Principal dancer Elle Macy’s turn as Lady Capulet was magnetic as ever. Her slinky black dresses and her sinuous, powerful movements recalled a spider trapping her prey in a web. Despite her villain-coded character, she moved with grace and palpable grief at the death of her nephew, Tybalt, who was played with an exacting ruthlessness by principal Jonathan Batista.

Capulets, led by Principal Jonathan Batista as Tybalt, havin’ a little fun before the fall.

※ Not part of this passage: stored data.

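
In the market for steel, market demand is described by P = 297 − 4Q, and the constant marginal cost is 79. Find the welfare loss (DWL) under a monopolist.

DWL = 1485.125

Perfect competition: P = MC = 79, so 297 − 4Q = 79 and Q = 54.5.
A monopolist chooses Q where MR = MC. MR = 297 − 8Q; setting this equal to 79 gives Q = 27.25 and P = 188.
DWL is the triangle between Q = 27.25 and Q = 54.5: ½·(54.5 − 27.25)·(188 − 79) = 1485.125.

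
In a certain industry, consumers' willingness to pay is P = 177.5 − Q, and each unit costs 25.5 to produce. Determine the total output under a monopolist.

The monopolist equates marginal revenue to marginal cost: 177.5 − 2Q = 25.5, so Q = 76. From demand, P = 101.5.

Q = 76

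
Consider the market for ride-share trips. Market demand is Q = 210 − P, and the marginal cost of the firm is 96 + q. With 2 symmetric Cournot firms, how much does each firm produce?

Inverting demand: P = 210 − Q.
With 2 symmetric Cournot firms, each firm's FOC gives 210 − 3q = 96 + q, so q = 28.5, Q = 2·28.5 = 57, and P = 153.

q_i = 28.5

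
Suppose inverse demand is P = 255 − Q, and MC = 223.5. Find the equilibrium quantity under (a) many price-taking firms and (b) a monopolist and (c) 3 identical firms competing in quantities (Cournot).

Competition: Q = 31.5; Monopoly: Q = 15.75; Cournot: Q = 23.625

Competitive firms price at marginal cost: P = 223.5, giving Q = 31.5.
The monopolist equates marginal revenue to marginal cost: 255 − 2Q = 223.5, so Q = 15.75. From demand, P = 239.25.
In a 3-firm Cournot equilibrium, symmetry and the first-order condition give q = (255 − 223.5)/(4) = 7.875. So Q = 23.625 and P = 231.375.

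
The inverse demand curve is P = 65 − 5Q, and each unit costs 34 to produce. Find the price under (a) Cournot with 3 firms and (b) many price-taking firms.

Cournot with 3 identical firms: the symmetric best-response condition is 65 − 20q = 34. Each firm produces q = 1.55, total output Q = 4.65, price P = 41.75.
Under competition P = MC = 34, so Q = (65 − 34)/5 = 6.2.

Cournot: P = 41.75; Competition: P = 34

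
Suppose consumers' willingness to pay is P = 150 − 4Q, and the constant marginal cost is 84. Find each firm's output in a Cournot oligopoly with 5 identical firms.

q_i = 2.75

With 5 symmetric Cournot firms, each firm's FOC gives 150 − 24q = 84, so q = 2.75, Q = 5·2.75 = 13.75, and P = 95.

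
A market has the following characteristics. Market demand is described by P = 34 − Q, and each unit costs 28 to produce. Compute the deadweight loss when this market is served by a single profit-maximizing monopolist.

Perfect competition: P = MC = 28, so 34 − Q = 28 and Q = 6.
The monopolist equates marginal revenue to marginal cost: 34 − 2Q = 28, so Q = 3. From demand, P = 31.
DWL is the triangle between Q = 3 and Q = 6: ½·(6 − 3)·(31 − 28) = 4.5.

DWL = 4.5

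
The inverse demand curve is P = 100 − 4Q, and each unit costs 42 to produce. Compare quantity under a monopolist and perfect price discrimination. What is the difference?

Q rises by 7.25

Monopoly sets MR = MC: 100 − 8Q = 42 ⇒ Q = 7.25, P = 100 − 4·7.25 = 71.
Under first-degree price discrimination the firm charges each unit its demand price and produces up to where P = MC, i.e. Q = 14.5. Consumer surplus is zero; producer surplus equals total surplus.
Change in quantity: 14.5 − 7.25 = 7.25.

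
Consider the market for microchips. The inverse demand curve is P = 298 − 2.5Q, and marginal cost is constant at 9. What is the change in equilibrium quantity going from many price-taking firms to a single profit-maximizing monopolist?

Competitive firms price at marginal cost: P = 9, giving Q = 115.6.
The monopolist equates marginal revenue to marginal cost: 298 − 5Q = 9, so Q = 57.8. From demand, P = 153.5.
Change in equilibrium quantity: 57.8 − 115.6 = −57.8.

Q falls by 57.8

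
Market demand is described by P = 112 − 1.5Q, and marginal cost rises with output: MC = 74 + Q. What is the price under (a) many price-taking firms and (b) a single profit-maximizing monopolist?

Competition: P = 89.2; Monopoly: P = 97.75

Competitive equilibrium sets price equal to marginal cost: 112 − 1.5Q = 74 + Q, so Q = 15.2 and P = 89.2.
A monopolist chooses Q where MR = MC. MR = 112 − 3Q; setting this equal to 74 + Q gives Q = 9.5 and P = 97.75.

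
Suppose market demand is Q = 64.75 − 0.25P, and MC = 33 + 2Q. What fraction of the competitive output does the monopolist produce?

Inverting demand: P = 259 − 4Q.
The monopolist equates marginal revenue to marginal cost: 259 − 8Q = 33 + 2Q, so Q = 22.6. From demand, P = 168.6.
Competitive equilibrium sets price equal to marginal cost: 259 − 4Q = 33 + 2Q, so Q = 113/3 and P = 325/3.
Ratio Q_m/Q_c = 22.6/(113/3) = 0.6.

Q_m/Q_c = 0.6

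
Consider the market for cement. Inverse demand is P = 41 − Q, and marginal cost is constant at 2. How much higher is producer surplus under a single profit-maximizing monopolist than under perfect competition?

Producer surplus rises by 380.25

Under competition P = MC = 2, so Q = (41 − 2)/1 = 39.
PS = (2 − 2)·39 = 0.
Monopoly sets MR = MC: 41 − 2Q = 2 ⇒ Q = 19.5, P = 41 − 19.5 = 21.5.
PS = (21.5 − 2)·19.5 = 380.25.
Change in producer surplus: 380.25 − 0 = 380.25.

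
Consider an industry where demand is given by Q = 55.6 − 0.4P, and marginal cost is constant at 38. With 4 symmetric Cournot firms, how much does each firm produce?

q_i = 8.08

Inverting demand: P = 139 − 2.5Q.
Cournot with 4 identical firms: the symmetric best-response condition is 139 − 12.5q = 38. Each firm produces q = 8.08, total output Q = 32.32, price P = 58.2.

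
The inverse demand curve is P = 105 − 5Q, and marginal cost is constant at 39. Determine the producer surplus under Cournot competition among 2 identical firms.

In a 2-firm Cournot equilibrium, symmetry and the first-order condition give q = (105 − 39)/(15) = 4.4. So Q = 8.8 and P = 61.
PS = (61 − 39)·8.8 = 193.6.

PS = 193.6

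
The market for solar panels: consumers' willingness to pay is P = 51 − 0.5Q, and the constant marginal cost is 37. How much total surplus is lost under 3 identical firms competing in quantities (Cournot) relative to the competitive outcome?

Perfect competition: P = MC = 37, so 51 − 0.5Q = 37 and Q = 28.
With 3 symmetric Cournot firms, each firm's FOC gives 51 − 2q = 37, so q = 7, Q = 3·7 = 21, and P = 40.5.
DWL is the triangle between Q = 21 and Q = 28: ½·(28 − 21)·(40.5 − 37) = 12.25.

DWL = 12.25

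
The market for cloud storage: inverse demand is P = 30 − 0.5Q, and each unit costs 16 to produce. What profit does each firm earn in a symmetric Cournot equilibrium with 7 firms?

In a 7-firm Cournot equilibrium, symmetry and the first-order condition give q = (30 − 16)/(4) = 3.5. So Q = 24.5 and P = 17.75.
Each firm's profit = (17.75 − 16)·3.5 = 6.125.

π_i = 6.125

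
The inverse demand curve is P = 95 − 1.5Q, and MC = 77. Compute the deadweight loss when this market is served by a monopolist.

DWL = 27

Perfect competition: P = MC = 77, so 95 − 1.5Q = 77 and Q = 12.
A monopolist chooses Q where MR = MC. MR = 95 − 3Q; setting this equal to 77 gives Q = 6 and P = 86.
DWL is the triangle between Q = 6 and Q = 12: ½·(12 − 6)·(86 − 77) = 27.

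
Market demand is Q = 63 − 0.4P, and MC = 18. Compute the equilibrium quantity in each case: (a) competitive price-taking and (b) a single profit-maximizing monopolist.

Competition: Q = 55.8; Monopoly: Q = 27.9

Inverting demand: P = 157.5 − 2.5Q.
Competitive firms price at marginal cost: P = 18, giving Q = 55.8.
The monopolist equates marginal revenue to marginal cost: 157.5 − 5Q = 18, so Q = 27.9. From demand, P = 87.75.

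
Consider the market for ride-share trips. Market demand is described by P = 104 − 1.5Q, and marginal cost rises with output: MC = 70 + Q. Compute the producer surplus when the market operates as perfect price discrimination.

PS = 231.2

Under first-degree price discrimination the firm charges each unit its demand price and produces up to where P = MC, i.e. Q = 13.6. Consumer surplus is zero; producer surplus equals total surplus.
PS = ½·(104 − 70)·13.6 = 231.2.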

Photo: Angela Sterling

Principal Kyle Davis also deserves a round of applause for his spirited and haughty Mercutio, and principal Sarah-Gabrielle Ryan had the crowd laughing with her comical (and deceptively difficult!) role as The Nurse. 

An ensemble piece like this one demands a strong, multi-talented company that can pair high-level technical ability with premium acting chops. With this crew, PNB yet again shows its more than up to the challenge. GO SEE IT.

And, as always: if you think the ballet is too expensive, then think again. You can pay what you can on Thursdays, and there isn’t a bad seat in the house.